Roles and responsibilities:
Team Lead:
- Inquisitive Lead Technical Support Engineer with 6.4 years of experience in a centralized team managing and providing services to clients to maintain smooth operations.
- Managed the team to honor the SLA by effectively allocating task and avoided unnecessary escalations.
- Planned and implemented readiness checklist involving various parameters such as domain setup, application workflow, server setup details for onboarding client for ease of triaging issue.
Incident and Problem Management:
- Strong working knowledge on Incident Management & Problem Management adhering to ITIL management processes and best practices.

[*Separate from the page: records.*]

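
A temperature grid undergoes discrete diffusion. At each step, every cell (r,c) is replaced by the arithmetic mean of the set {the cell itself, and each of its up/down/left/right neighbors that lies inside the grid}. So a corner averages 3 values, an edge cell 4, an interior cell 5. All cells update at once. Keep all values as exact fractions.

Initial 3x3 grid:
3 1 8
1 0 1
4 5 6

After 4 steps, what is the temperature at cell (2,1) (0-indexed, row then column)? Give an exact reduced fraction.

Step 1: cell (2,1) = 15/4
Step 2: cell (2,1) = 761/240
Step 3: cell (2,1) = 46267/14400
Step 4: cell (2,1) = 2620049/864000
Full grid after step 4:
  81143/32400 96101/36000 387697/129600
  186077/72000 522269/180000 2680049/864000
  369397/129600 2620049/864000 71287/21600

Answer: 2620049/864000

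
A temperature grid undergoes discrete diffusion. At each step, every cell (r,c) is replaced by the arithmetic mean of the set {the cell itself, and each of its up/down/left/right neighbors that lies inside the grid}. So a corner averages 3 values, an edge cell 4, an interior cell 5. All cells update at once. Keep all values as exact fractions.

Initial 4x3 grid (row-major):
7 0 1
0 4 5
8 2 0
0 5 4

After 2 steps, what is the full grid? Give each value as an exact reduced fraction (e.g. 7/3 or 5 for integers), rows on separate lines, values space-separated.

After step 1:
  7/3 3 2
  19/4 11/5 5/2
  5/2 19/5 11/4
  13/3 11/4 3
After step 2:
  121/36 143/60 5/2
  707/240 13/4 189/80
  923/240 14/5 241/80
  115/36 833/240 17/6

Answer: 121/36 143/60 5/2
707/240 13/4 189/80
923/240 14/5 241/80
115/36 833/240 17/6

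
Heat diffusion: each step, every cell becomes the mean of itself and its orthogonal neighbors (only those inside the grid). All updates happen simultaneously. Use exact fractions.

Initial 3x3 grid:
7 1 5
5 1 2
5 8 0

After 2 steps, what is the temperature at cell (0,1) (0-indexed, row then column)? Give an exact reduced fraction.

Step 1: cell (0,1) = 7/2
Step 2: cell (0,1) = 139/40
Full grid after step 2:
  37/9 139/40 49/18
  547/120 169/50 57/20
  14/3 487/120 53/18

Answer: 139/40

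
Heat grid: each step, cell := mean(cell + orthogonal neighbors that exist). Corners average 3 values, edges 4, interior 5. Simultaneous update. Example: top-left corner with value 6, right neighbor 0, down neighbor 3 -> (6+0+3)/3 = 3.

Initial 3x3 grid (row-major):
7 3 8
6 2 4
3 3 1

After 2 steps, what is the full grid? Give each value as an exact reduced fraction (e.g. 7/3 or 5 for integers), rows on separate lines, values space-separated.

Answer: 89/18 71/15 55/12
523/120 191/50 901/240
43/12 751/240 26/9

Derivation:
After step 1:
  16/3 5 5
  9/2 18/5 15/4
  4 9/4 8/3
After step 2:
  89/18 71/15 55/12
  523/120 191/50 901/240
  43/12 751/240 26/9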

- Working with clients and providing updates regarding blocker/critical incidents through call, email and chat.
Network Operation Center:
- Expertise in AWS infrastructure monitoring and troubleshooting infrastructure and application components & metrics in operation.

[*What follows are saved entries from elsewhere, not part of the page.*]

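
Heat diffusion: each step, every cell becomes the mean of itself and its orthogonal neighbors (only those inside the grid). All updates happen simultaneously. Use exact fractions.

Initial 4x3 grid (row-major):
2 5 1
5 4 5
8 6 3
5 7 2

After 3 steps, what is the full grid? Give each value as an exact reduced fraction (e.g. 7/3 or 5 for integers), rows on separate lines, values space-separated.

After step 1:
  4 3 11/3
  19/4 5 13/4
  6 28/5 4
  20/3 5 4
After step 2:
  47/12 47/12 119/36
  79/16 108/25 191/48
  1381/240 128/25 337/80
  53/9 319/60 13/3
After step 3:
  613/144 13913/3600 1613/432
  11357/2400 3341/750 28471/7200
  39061/7200 7417/1500 3529/800
  12211/2160 18593/3600 1109/240

Answer: 613/144 13913/3600 1613/432
11357/2400 3341/750 28471/7200
39061/7200 7417/1500 3529/800
12211/2160 18593/3600 1109/240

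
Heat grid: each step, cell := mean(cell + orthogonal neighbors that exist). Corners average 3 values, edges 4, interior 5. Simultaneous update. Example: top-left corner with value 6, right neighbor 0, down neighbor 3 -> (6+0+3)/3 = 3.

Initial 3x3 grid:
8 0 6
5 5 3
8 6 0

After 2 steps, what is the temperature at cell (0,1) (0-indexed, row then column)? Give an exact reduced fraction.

Step 1: cell (0,1) = 19/4
Step 2: cell (0,1) = 953/240
Full grid after step 2:
  187/36 953/240 15/4
  629/120 233/50 133/40
  211/36 1073/240 15/4

Answer: 953/240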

- Hands-on in debugging of both web application server architecture (Apache, Tomcat).
- Good knowledge in Kubernetes platform (Microservice architecture, Docker, Basic of Kubectl commands. etc.,)
- Creating Standard Operating Procedures (SOP) for issue analysis and quick resolution by simulating various fail case scenarios in the lower environment. Hence improving effective and rapidly resolution time and decreasing downtime/outages.
- Administration and configuration of Application manager, 3scale management, Instana & Pingdom tool.
Command Center: Good knowledge in troubleshooting real time issues, analyzing logs from various tools such as Instana, ELK, AWS and other infrastructure components. Preparation of Daily, weekly and monthly reports.
Audit Tasks: Reviewing and auditing existing processes and enhancing whenever it is required
Other Tasks:
- Cross skilling and training new team members on the process.
- Installed the Kubernetes and backend components to step up new environments in blade servers and educated the new features to the team.
- Created support documentation exploring various features in applications/tools that empowered and enabled others to extend skills, leverage tool's features and find quick resolutions to problems without escalations.
- Evaluating various data trends and coordinating with the development teams performing cleanup tasks to maintain servers and systems, keeping networks fully operational during peak periods.